Alguém se lembrou – um desses economistas doutos que pensa ser a realidade a que lhe mostram as teorias – que a maioria dos reformados finge ser pobre. Imagino que na sua cabeça os ricos deste país não o sejam realmente, mas apenas finjam. Não percebo qual o interesse em fingirem a sua riqueza, a não ser que pretendam libertar-se da canga dos impostos, já que sendo rico encontra sempre alguma forma de escapar, enquanto que ao pobre a única saída que lhe resta é pagar e… seja o que Deus quiser. Este é realmente um país de fingidores. Imagino que nessa douta cabeça muitos dos pobres – os que não têm emprego, mas têm filhos para alimentar; aqueles a quem negaram o RSI ou cortaram ou reduziram o abono de família; os reformados a quem espoliaram e que, como castigo, têm que ajudar filhos e netos; aqueles que se veem obrigados a ter dois ou três empregos para sobreviverem, abdicando da família (que esses doutos tanto defendem) –, apenas finjam ser pobres.
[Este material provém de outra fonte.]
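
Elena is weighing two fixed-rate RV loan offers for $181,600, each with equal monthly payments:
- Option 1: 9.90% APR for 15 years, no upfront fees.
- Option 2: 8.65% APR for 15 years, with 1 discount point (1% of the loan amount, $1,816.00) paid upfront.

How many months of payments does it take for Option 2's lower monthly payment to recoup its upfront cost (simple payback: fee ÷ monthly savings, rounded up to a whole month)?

14 months

Option 1: at 9.90% the monthly rate is 0.0082500, so the payment is 181,600 × 0.0082500 / (1 − 1.0082500^−180) = $1,940.39.
Option 2: at 8.65% the monthly rate is 0.0072083, so the payment is 181,600 × 0.0072083 / (1 − 1.0072083^−180) = $1,804.29.
Monthly savings = $1,940.39 − $1,804.29 = $136.10.
Break-even = $1,816.00 / $136.10 = 13.34 → 14 months.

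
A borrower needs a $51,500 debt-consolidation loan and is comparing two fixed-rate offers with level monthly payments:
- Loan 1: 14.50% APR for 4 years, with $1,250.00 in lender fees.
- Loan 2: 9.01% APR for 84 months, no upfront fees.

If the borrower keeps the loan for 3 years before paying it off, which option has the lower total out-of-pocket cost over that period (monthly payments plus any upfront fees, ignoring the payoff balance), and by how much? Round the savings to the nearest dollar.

Loan 2 by $22,541

Loan 1: monthly rate = 14.5%/12 = 0.0120833; payment = 51,500 × 0.0120833 / (1 − (1+0.0120833)^−48) = $1,420.26.
Loan 2: at 9.01% the monthly rate is 0.0075083, so the payment is 51,500 × 0.0075083 / (1 − 1.0075083^−84) = $828.85.
Over 36 months: Loan 1 costs 36 × $1,420.26 + $1,250.00 = $52,379.36; Loan 2 costs 36 × $828.85 = $29,838.60.
Loan 2 is cheaper by $52,379.36 − $29,838.60 = $22,540.76.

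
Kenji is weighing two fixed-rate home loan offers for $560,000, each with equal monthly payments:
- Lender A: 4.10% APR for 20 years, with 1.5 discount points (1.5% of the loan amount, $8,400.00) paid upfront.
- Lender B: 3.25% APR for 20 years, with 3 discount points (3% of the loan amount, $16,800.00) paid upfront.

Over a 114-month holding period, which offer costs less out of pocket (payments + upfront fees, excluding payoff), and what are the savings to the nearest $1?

Lender A: at 4.10% the monthly rate is 0.0034167, so the payment is 560,000 × 0.0034167 / (1 − 1.0034167^−240) = $3,423.07.
Lender B: monthly rate = 3.25%/12 = 0.0027083; payment = 560,000 × 0.0027083 / (1 − (1+0.0027083)^−240) = $3,176.30.
Over 114 months: Lender A costs 114 × $3,423.07 + $8,400.00 = $398,629.98; Lender B costs 114 × $3,176.30 + $16,800.00 = $378,898.20.
Lender B is cheaper by $398,629.98 − $378,898.20 = $19,731.78.

Lender B by $19,732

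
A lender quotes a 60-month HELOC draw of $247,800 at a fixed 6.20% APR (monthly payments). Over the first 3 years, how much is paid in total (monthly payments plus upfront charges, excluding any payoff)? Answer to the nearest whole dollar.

At 6.20% the monthly rate is 0.0051667, so the payment is 247,800 × 0.0051667 / (1 − 1.0051667^−60) = $4,813.75.
Total outlay = 36 × $4,813.75 = $173,295.00.

$173,295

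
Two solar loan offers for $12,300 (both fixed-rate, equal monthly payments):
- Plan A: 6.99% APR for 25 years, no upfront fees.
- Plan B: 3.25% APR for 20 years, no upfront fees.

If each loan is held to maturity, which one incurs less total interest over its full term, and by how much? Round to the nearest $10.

Plan A: at 6.99% the monthly rate is 0.0058250, so the payment is 12,300 × 0.0058250 / (1 − 1.0058250^−300) = $86.86.
Total interest on Plan A = 300 × $86.86 − $12,300 = $13,758.00.
Plan B: at 3.25% the monthly rate is 0.0027083, so the payment is 12,300 × 0.0027083 / (1 − 1.0027083^−240) = $69.77.
Total interest on Plan B = 240 × $69.77 − $12,300 = $4,444.80.
Plan B is lower by $9,313.20.

Plan B by $9,310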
Talvez por masoquismo, visto haver quem diga que somos um povo masoquista que encontra no fado (de que muito gosto) o espelho do seu destino. Na verdade, o desemprego, a emigração dos jovens, as pessoas que passam fome, os estudantes que deixam de o ser por falta de meios, as empresas que fecham, nada disso existe, é pura ilusão, já que todos passam o tempo a fingir. Tenho para mim – é apenas uma teoria – que muita dessa gente douta não são nada do que aparentam, mas apenas fingem ser o que os outros querem que sejam! Aliás, o próprio país não passa de um fingimento, já que quem mais ordena não será o povo, mas uns patéticos robots que cumprem apenas ordens de um qualquer Reich, Troika, Triunvirato ou desse deus sem rosto e sem escrúpulos a que chamam mercado. Aliás, o mercado tornou-se um bom argumento para quem não tem argumentos ou é falho em reflexão. É também uma boa desculpa para a incúria, a incompetência e a desresponsabilização. A culpa é sempre de alguém e se for do mercado, tanto melhor, o assunto fica resolvido e ninguém suspeitará do que quer que seja.
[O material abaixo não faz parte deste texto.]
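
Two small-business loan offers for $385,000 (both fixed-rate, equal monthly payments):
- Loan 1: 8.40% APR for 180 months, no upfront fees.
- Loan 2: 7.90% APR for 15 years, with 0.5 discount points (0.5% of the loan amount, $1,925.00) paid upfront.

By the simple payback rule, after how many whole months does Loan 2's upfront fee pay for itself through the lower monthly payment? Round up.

Loan 1: monthly rate = 8.4%/12 = 0.0070000; payment = 385,000 × 0.0070000 / (1 − (1+0.0070000)^−180) = $3,768.71.
Loan 2: monthly rate = 7.9%/12 = 0.0065833; payment = 385,000 × 0.0065833 / (1 − (1+0.0065833)^−180) = $3,657.07.
Monthly savings = $3,768.71 − $3,657.07 = $111.64.
Break-even = $1,925.00 / $111.64 = 17.24 → 18 months.

18 months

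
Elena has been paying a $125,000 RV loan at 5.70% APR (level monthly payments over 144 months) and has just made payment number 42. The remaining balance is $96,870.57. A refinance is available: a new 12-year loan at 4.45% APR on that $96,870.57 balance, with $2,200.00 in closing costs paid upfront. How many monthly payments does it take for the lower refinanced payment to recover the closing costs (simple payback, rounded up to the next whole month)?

Current payment = 125,000 × 5.7%/12 / (1 − (1+0.0047500)^−144) = $1,200.50.
Refinanced payment = 96,870.57 × 0.0037083 / (1 − (1+0.0037083)^−144) = $869.45.
Monthly savings = $1,200.50 − $869.45 = $331.05.
Break-even = $2,200.00 / $331.05 = 6.65 → 7 months.

7 months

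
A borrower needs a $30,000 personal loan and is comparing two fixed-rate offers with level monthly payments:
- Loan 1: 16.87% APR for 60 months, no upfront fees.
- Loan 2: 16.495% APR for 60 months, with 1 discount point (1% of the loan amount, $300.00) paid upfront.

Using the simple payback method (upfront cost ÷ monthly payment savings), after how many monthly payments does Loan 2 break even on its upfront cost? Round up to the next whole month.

Loan 1: at 16.87% the monthly rate is 0.0140583, so the payment is 30,000 × 0.0140583 / (1 − 1.0140583^−60) = $743.48.
Loan 2: at 16.495% the monthly rate is 0.0137458, so the payment is 30,000 × 0.0137458 / (1 − 1.0137458^−60) = $737.46.
Monthly savings = $743.48 − $737.46 = $6.02.
Break-even = $300.00 / $6.02 = 49.83 → 50 months.

50 months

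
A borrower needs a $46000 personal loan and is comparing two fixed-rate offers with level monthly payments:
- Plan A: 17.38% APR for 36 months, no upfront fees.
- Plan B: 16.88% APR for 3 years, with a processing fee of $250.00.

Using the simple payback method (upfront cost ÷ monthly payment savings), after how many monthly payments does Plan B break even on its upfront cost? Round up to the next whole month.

Plan A: monthly rate = 17.38%/12 = 0.0144833; payment = 46,000 × 0.0144833 / (1 − (1+0.0144833)^−36) = $1,648.74.
Plan B: at 16.88% the monthly rate is 0.0140667, so the payment is 46,000 × 0.0140667 / (1 − 1.0140667^−36) = $1,637.28.
Monthly savings = $1,648.74 − $1,637.28 = $11.46.
Break-even = $250.00 / $11.46 = 21.82 → 22 months.

22 months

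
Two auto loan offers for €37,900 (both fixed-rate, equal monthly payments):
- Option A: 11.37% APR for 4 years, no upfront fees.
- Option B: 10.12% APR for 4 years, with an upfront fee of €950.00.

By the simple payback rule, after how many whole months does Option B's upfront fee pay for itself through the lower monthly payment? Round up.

42 months

Option A: at 11.37% the monthly rate is 0.0094750, so the payment is 37,900 × 0.0094750 / (1 − 1.0094750^−48) = €986.37.
Option B: at 10.12% the monthly rate is 0.0084333, so the payment is 37,900 × 0.0084333 / (1 − 1.0084333^−48) = €963.43.
Monthly savings = €986.37 − €963.43 = €22.94.
Break-even = €950.00 / €22.94 = 41.41 → 42 months.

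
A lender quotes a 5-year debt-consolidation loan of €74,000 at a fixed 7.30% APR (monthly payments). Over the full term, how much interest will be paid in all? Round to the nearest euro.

€14,547

At 7.30% the monthly rate is 0.0060833, so the payment is 74,000 × 0.0060833 / (1 − 1.0060833^−60) = €1,475.79.
Total paid = 60 × €1,475.79 = €88,547.40; interest = €88,547.40 − €74,000 = €14,547.40.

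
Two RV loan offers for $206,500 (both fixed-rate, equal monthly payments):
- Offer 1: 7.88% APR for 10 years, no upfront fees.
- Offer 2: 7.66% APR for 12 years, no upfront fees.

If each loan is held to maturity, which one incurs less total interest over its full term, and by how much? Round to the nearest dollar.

Offer 1: at 7.88% the monthly rate is 0.0065667, so the payment is 206,500 × 0.0065667 / (1 − 1.0065667^−120) = $2,492.34.
Total interest on Offer 1 = 120 × $2,492.34 − $206,500 = $92,580.80.
Offer 2: monthly rate = 7.66%/12 = 0.0063833; payment = 206,500 × 0.0063833 / (1 − (1+0.0063833)^−144) = $2,196.95.
Total interest on Offer 2 = 144 × $2,196.95 − $206,500 = $109,860.80.
Offer 1 is lower by $17,280.00.

Offer 1 by $17,280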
Não se preocupem porque o orçamento que aí vem é apenas a fingir.Mas apenas uma parte, porque a outra é a sério. A parte a sério é aquela que diz respeito aos sacrifícios (basta fingir), porque a outra, aquela que diz respeito aos objetivos do défice, essa é mesmo só para Troika (mercado) ver.

Um povo que finge acomodar-se é um povo condenado à indiferença e sujeito ao poder discricionário dos sem escrúpulos (do mercado e dos pequenos ditadores). Um país que apenas finge ser um País está condenado ao desaparecimento, mesmo se fisicamente continue a existir. Um governo que finge governar está sujeito ao escárnio e à maledicência acabando sem glória o que nunca terá iniciado. Uma oposição que apenas finge ser alternativa condena-nos a todos a fingirmos uma esperança que sabemos não ser possível. Será que apenas nos resta fingir para que não suspeitem da revolta que nos vai na alma e para que não vejam as feridas que em nós sangram? A continuar assim apenas nos resta o suicídio enquanto País.

Sejam felizes em seara de gente. Já agora, sem fingir.